Aussi, il faut revoir le mode d’élection du maire. Actuellement, le maire est désigné par les conseillers municipaux. En le plaçant-là, ils sont tentés de jouer des calculs politiques. Si fait qu’une fois élu donc, ce maire ne peut pas avoir des coudées franches pour bien travailler, il est obligé de tenir compte de certaines considérations individuelles. Il réagit, mais avec pour souci de préserver son poste. Par contre, s’il est élu directement, comme le président du Faso, on essaie de réfléchir aux modalités d’élection de ses adjoints et des responsables de commissions, il sera libre pour travailler au service du développement. Autre point également, c’est de toujours rappeler aux maires qu’ils doivent rendre compte (comme le dit le Code général des collectivités territoriales au Burkina Faso). Dans ce souci, il faut les sensibiliser pour ne pas que ce soit un simple formalisme. Au plan local, il faut aussi promouvoir les entreprises. Nous sommes-là à toujours compter sur l’Etat, pourtant, si au niveau local, la commune regorge d’entreprises, les choses vont bouger dans un bon sens. Pour le moment, les domaines qui nous sont transférés, ce sont l’éducation et la santé. Pourtant, on n’a pas que cela à faire, il faut créer des créneaux d’emplois au niveau des communes ; cela va permettre aux collectivités d’avoir des ressources nécessaires pour faire face aux préoccupations des populations.
Donc, à mon avis, il faut redéfinir certains aspects de la décentralisation au Burkina Faso.

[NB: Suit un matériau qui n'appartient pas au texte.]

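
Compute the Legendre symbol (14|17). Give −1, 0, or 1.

-1

Pull out 2: since 17 ≡ 1 (mod 8), (2/17) = +1.
Reciprocity: 7 ≡ 3 and 17 ≡ 1 (mod 4), so (7/17) = +(17/7).
Reduce top mod 7: now compute (3/7).
Reciprocity: 3 ≡ 3 and 7 ≡ 3 (mod 4), so (3/7) = −(7/3).
Reduce top mod 3: now compute (1/3).
Reached (1/3) = 1. Collecting the sign flips along the way, the symbol is -1.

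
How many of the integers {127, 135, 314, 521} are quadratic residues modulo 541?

3

(127/541) = -1 → non-residue.
(135/541) = +1 → QR.
(314/541) = +1 → QR.
(521/541) = +1 → QR.
Total quadratic residues among the 4: 3.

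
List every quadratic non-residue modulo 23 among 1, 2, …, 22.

Square k = 1,…,11 (k and 23−k give the same square):
1²=1, 2²=4, 3²=9, 4²=16, 5²≡2, 6²≡13, 7²≡3, 8²≡18, 9²≡12, 10²≡8, 11²≡6 (mod 23).
The residues are {1, 2, 3, 4, 6, 8, 9, 12, 13, 16, 18}; the non-residues are the remaining 11 nonzero classes.

5, 7, 10, 11, 14, 15, 17, 19, 20, 21, 22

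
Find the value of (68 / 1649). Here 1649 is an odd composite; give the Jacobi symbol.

0

Pull out 2^2: since 1649 ≡ 1 (mod 8), (2/1649) = +1, so (2/1649)^2 = +1.
Reciprocity: 17 ≡ 1 and 1649 ≡ 1 (mod 4), so (17/1649) = +(1649/17).
Reduce top mod 17: now compute (0/17).
Top reduces to 0: gcd > 1, so the symbol is 0.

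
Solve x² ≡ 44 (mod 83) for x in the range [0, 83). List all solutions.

25, 58

Since 83 ≡ 3 (mod 4), a square root of 44 is 44^((83+1)/4) = 44^21 mod 83.
Repeated squaring: 44^2≡27, 44^4≡65, 44^8≡75, 44^16≡64 (mod 83).
44^21 = 44^(16+4+1) ≡ 25 (mod 83).
Check: 25² = 625 ≡ 44 (mod 83). The two roots are 25 and 58.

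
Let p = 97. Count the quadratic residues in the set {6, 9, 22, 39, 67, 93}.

(6/97) = +1 → QR.
(9/97) = +1 → QR.
(22/97) = +1 → QR.
(39/97) = -1 → non-residue.
(67/97) = -1 → non-residue.
(93/97) = +1 → QR.
Total quadratic residues among the 6: 4.

4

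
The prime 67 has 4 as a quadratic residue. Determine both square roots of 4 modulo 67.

Since 67 ≡ 3 (mod 4), a square root of 4 is 4^((67+1)/4) = 4^17 mod 67.
Repeated squaring: 4^2≡16, 4^4≡55, 4^8≡10, 4^16≡33 (mod 67).
4^17 = 4^(16+1) ≡ 65 (mod 67).
Check: 65² = 4225 ≡ 4 (mod 67). The two roots are 2 and 65.

2, 65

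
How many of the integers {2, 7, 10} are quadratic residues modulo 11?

(2/11) = -1 → non-residue.
(7/11) = -1 → non-residue.
(10/11) = -1 → non-residue.
Total quadratic residues among the 3: 0.

0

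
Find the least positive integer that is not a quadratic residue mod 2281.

(2/2281) = +1, so 2 is a residue.
(3/2281) = +1, so 3 is a residue.
(4/2281) = +1, so 4 is a residue.
(5/2281) = +1, so 5 is a residue.
(6/2281) = +1, so 6 is a residue.
(7/2281) = −1, so 7 is the smallest positive non-residue mod 2281.

7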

Lefaso.net : Pour terminer notre entretien !

Issa Tiendrébeogo : C’est d’abord vous remercier pour être venu jusqu’ici pour mettre en exergue notre commune. Votre apport en tant que média, surtout en ligne, est capital pour le succès de notre processus de décentralisation. Les communes doivent se mettre en lumière, se faire connaître…pour attirer non seulement ses ressortissants, mais également les partenaires à travers le monde. C’est donc une vraie opportunité que votre organe, Lefaso.net, offre aux collectivités à cette ère de coopération décentralisée.

Pour dire également que dans notre requête du développement, nous avons besoin de tout le monde. Il faut se donner la main sur les questions de développement. Certains maires sont contestés, pas parce qu’ils sont forcements incompétents, mais par manque de ressources pour répondre aux attentes de leurs populations.
Je saisis, une fois de plus, cette opportunité que vous nous offrez (parce que je sais que nous serons lus par nos autorités compétentes) pour revenir sur le cas des secrétaires généraux. Je n’en ai pas encore été victime, mais il revient de plusieurs communes, des situations déplorables. Les gens doivent comprendre que le secrétaire général de la Mairie doit travailler conformément aux textes, éclairer le maire dans sa prise de décision. Maintenant, si le secrétaire général a peur de dire la vérité au maire, à la fin il ne rend pas service au maire et à son conseil municipal. Vraiment, que le ministère revoit un tant soit peu le mode de nomination des secrétaires généraux. Ce sera un grand service à nos conseils municipaux, ça fera du bien à nos communes et c’est tout le pays qui y gagne.